Though he’s known Updegrove for years, Nuthall never ceases to be amazed at his friend and teammate’s talent.

“He’s great to watch,” Nuthall says. “The way he comes out of those piles is unbelievable. I can’t believe I’m playing with him. He has such a low center of gravity, the ball stays at his feet. He has so much skill. If it is luck, it’s definitely on his side. He dribbles through four guys and comes out with the ball.”


Great soccer skills are only part of the equation that defines Updegrove.

“He’s a great team leader,” Brigham says. “He’s a phenomenal player, but he’s also a well-rounded individual. He’s a great athlete who’s very good in the classroom. It’s hard to find people nowadays that perform that well on the field and in the classroom.

“Other than being a student-athlete, he’s a well-liked guy. Everyone on the team likes him. When practice isn’t going well, he lightens up the mood or gets things back together and gets the boys serious. Anything he asks the team to do, they’ll do.”

Nuthall says his fellow captain has personality and magnetism to spare.

“He has a way of motivating the whole team,” Nuthall says of Updegrove, who has played on Olympic Development Program (ODP) teams. “He brings the whole vibe. He pumps everybody up. When you look at him, you want to give him a big hug. He has an adorable face that the girls love, and the guys want to be his friend. He can do nothing wrong.”

Yet when well-deserved accolades come his way, Updegrove, an Eagle Scout no less, is surprised. Of his being elected Homecoming King, he says he didn’t think he’d win.

“Gus DeBacco was out there and he’s a really good guy,” Updegrove says. “I thought he would win. It was one of the most extraordinary moments in my life.”

Another was when he was named Offensive Player of the Year.

“I didn’t realize I was in contention for that,” he says. “It was pretty cool.”


Updegrove, one of four children (his sister Nicole is a defender on the CHS girls varsity soccer squad), comes from a family of engineers and says that’s the direction he’s headed.

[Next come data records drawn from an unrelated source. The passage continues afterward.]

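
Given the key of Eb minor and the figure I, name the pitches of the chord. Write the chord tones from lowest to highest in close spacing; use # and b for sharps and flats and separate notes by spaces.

Eb G Bb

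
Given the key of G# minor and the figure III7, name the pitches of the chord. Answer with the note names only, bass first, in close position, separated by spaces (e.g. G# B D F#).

The numeral's case and figure indicate a major seventh chord. In G# minor its root, the mediant, is B.
That chord is spelled B-D#-F#-A#.

B D# F# A#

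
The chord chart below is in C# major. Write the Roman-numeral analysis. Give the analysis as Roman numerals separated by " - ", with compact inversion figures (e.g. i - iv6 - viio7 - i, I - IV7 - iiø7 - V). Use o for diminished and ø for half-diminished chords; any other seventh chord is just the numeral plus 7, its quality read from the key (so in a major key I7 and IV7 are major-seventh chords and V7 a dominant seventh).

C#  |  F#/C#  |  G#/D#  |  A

C#: root C# is the tonic; major triad there is I.
F#/C#: root F# is the subdominant; major triad there is IV64.
G#/D#: major triad on G# = scale degree 5 → V64.
A is non-diatonic — bVI, a mixture chord from C# minor.

I - IV64 - V64 - bVI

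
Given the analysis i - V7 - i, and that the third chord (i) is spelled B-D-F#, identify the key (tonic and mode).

The chord Bm is a minor triad rooted on B; its label is i.
If B is scale degree 1 and the mode makes that degree carry a minor triad, the tonic is B and the mode is minor.

B minor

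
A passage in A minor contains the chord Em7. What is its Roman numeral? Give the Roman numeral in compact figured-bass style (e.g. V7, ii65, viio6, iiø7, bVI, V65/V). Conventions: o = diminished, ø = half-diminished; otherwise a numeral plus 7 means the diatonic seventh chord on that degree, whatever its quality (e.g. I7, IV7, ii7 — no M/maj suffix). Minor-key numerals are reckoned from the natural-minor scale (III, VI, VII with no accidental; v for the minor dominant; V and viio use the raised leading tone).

v7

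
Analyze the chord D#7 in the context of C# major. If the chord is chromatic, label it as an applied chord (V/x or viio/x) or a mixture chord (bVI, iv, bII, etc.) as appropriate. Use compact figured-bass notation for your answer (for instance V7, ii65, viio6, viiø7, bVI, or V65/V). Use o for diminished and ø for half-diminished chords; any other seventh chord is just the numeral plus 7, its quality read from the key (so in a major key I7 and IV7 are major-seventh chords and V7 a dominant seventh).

The pitches D#-F##-A#-C# form a dominant seventh chord rooted on D#.
D# is not a diatonic chord root with this quality in C# major, but it lies a perfect fifth above G# (V), so the chord functions as an applied dominant of V.

V7/V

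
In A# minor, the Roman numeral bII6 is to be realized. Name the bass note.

bII in A# minor has root B; the chord is B-D#-F#.
The figure 6 means first inversion — the third is in the bass.

D#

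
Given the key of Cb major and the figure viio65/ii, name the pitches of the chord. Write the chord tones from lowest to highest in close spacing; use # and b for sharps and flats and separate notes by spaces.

Eb Gb Bbb C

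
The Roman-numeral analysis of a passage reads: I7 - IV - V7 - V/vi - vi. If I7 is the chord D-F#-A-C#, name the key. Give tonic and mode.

The chord Dmaj7 is a major seventh chord rooted on D; its label is I7.
If D is scale degree 1 and the mode makes that degree carry a major seventh chord, the tonic is D and the mode is major.

D major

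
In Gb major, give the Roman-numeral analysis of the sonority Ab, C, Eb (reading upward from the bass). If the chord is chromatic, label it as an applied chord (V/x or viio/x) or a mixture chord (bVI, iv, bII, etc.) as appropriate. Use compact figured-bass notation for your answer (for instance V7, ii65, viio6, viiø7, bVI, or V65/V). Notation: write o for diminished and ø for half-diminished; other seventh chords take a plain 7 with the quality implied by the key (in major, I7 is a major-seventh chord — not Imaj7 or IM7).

V/V

Stacked in thirds the chord is Ab-C-Eb: a major triad on Ab.
Ab is not a diatonic chord root with this quality in Gb major, but it lies a perfect fifth above Db (V), so the chord functions as an applied dominant of V.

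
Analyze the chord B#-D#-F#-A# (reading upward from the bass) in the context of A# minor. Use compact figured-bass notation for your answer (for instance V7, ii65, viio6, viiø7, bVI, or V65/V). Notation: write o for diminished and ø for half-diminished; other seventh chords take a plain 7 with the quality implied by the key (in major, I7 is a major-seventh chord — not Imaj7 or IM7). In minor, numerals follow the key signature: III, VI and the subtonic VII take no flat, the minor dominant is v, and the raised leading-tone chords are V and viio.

The pitches B#-D#-F#-A# form a half-diminished seventh chord rooted on B#.
B# is scale degree 2 in A# minor, and a half-diminished seventh chord on that degree is written iiø7.

iiø7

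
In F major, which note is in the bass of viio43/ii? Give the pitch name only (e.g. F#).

C

The applied chord viio43/ii is rooted on F#: F#-A-C-Eb.
The figure 43 means second inversion — the fifth is in the bass.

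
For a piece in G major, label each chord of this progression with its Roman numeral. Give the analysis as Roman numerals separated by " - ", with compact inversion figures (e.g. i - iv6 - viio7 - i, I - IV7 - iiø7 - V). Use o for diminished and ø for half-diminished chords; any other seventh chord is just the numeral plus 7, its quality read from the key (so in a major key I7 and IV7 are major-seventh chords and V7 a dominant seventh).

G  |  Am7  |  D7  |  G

G has root G, degree 1 in G major, so I.
Am7: root A is the supertonic; minor seventh chord there is ii7.
D7: dominant seventh chord on D = scale degree 5 → V7.
G: root G is the tonic; major triad there is I.

I - ii7 - V7 - I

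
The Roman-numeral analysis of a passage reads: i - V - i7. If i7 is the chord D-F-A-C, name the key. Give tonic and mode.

D minor

i7 is given as D-F-A-C — a minor seventh chord with root D.
If D is scale degree 1 and the mode makes that degree carry a minor seventh chord, the tonic is D and the mode is minor.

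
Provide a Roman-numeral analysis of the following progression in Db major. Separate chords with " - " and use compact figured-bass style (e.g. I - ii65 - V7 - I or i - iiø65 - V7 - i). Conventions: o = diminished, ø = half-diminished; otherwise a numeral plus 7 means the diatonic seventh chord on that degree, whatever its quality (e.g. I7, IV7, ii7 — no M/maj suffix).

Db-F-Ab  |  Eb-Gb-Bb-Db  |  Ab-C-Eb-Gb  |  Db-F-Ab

I - ii7 - V7 - I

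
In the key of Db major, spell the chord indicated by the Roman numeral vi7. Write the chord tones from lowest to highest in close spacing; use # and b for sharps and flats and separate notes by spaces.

Bb Db F Ab

The numeral's case and figure indicate a minor seventh chord. In Db major its root, the sixth degree, is Bb.
Stacking thirds from Bb gives Bb-Db-F-Ab.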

He’s keeping his options open and has drawn interest as a soccer player and a student from Princeton. Updegrove is also considering joining his older brother Alex at Division-III Rensselaeh Polytechnic Institute (RPI) in Troy, N.Y, where the majority of his family has attended school.

Equally unsure of whether he’ll pursue either mechanical or biomedical engineering, Updegrove will be a guest player in the upcoming Diablo Valley Tournament, where scouts from Cal Poly San Louis Obispo and California will be keeping a close eye on him.

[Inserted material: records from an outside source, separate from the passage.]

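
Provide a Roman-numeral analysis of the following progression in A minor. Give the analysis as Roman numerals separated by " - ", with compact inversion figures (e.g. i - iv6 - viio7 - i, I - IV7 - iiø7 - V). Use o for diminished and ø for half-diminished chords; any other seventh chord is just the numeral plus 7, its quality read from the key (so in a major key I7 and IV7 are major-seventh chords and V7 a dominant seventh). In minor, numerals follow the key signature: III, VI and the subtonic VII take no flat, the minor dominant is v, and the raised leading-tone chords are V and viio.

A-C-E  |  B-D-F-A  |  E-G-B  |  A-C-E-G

i - iiø7 - v - i7

A-C-E has root A, degree 1 in A minor, so i.
B-D-F-A: half-diminished seventh chord on B = scale degree 2 → iiø7.
E-G-B: root E is the dominant; minor triad there is v.
A-C-E-G has root A, degree 1 in A minor, so i7.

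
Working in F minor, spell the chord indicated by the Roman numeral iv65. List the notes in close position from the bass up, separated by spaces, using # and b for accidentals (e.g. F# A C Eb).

Db F Ab Bb

In F minor, the fourth degree is Bb, and the diatonic chord built there is a minor seventh chord.
That chord is spelled Bb-Db-F-Ab.
With the 65 figure the chord is in first inversion; from the bass Db upward in close position it reads Db-F-Ab-Bb.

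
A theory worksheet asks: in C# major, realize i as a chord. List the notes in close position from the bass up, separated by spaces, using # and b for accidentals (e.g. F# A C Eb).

C# E G#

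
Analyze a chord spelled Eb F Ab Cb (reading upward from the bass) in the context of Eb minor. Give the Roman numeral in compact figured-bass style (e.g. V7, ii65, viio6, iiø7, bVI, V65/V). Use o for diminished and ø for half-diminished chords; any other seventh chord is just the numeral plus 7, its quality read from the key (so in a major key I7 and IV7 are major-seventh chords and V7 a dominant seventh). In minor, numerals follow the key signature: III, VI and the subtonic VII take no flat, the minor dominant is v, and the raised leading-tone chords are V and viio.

Stacked in thirds the chord is F-Ab-Cb-Eb: a half-diminished seventh chord on F.
In Eb minor, F is the supertonic; the diatonic half-diminished seventh chord there is iiø7.
With Eb in the bass the chord is in third inversion, so the figured bass is 42.

iiø42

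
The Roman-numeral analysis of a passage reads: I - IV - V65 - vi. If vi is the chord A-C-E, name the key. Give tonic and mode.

The chord Am is a minor triad rooted on A; its label is vi.
vi on A implies A is the submediant; that puts the tonic at C, and the lowercase numeral fits major mode.

C major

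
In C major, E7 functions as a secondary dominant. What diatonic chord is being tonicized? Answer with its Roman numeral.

The chord is a dominant seventh chord on E.
A dominant resolves down a perfect fifth: E → A. In C major, A is scale degree 6, i.e. vi.

vi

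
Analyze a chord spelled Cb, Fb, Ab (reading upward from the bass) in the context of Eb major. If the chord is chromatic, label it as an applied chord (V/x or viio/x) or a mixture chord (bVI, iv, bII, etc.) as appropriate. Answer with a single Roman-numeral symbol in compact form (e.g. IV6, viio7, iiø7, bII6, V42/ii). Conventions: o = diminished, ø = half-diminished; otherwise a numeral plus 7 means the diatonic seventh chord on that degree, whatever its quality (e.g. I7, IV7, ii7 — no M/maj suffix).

The pitches Fb-Ab-Cb form a major triad rooted on Fb.
Fb is the lowered second degree of Eb major (diatonic 2 would be F). This is the Neapolitan chord — a major triad on the lowered second degree.
With Cb in the bass the chord is in second inversion, so the figured bass is 64.

bII64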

For now, it will be up to Spanish Springs and the rest of the Northern and possibly Southern Nevada (the Northern 4A regional champion travels to Las Vegas for the state tournament) teams to try and keep the reserved Updegrove from getting lost in the crowd.

For Updegrove and the rest of the Senators, the postseason presents another opportunity to bring CHS its first state championship since 1998.

Carson didn’t allow a goal in the playoffs last year, but lost in the regional semifinals to South Tahoe 4-2 in penalty kicks.

“Like the last couple of years, teams are really close ” they’re not separated at all,” Updegrove says. “Last year we had only four or five seniors. This year we’re all fully developed. Blake, Brady, Johnny, Brandon and I have all played together and won the state 2004 club championship. We’re all here together again.”

Updegrove says as a sophomore and a junior he didn’t grasp how important it was to go to state, but he does now.

“I realize the significance as a senior,” he says. “I won’t be able to play high school soccer next year. The seniors and I are hoping that we can all take state this year.”

Content to raise his fist after notching an important goal, Updegrove is careful not to rub it into his opponents’ faces when he scores. But Nuthall says his likable teammate has a little something special in him waiting to get out if Carson can go all the way.

“When we were on the Wildfire team when we were like 10, every time Adam scored he did this flip thing,” Nuthall says. “What the cheerleaders do now, he could do as a 10-year-old. It was unbelievable. He’s a real modest guy…but it’s still in him. If we win state, I know he’ll go crazy.”

As with everything else Updegrove does, that would be a sight to behold.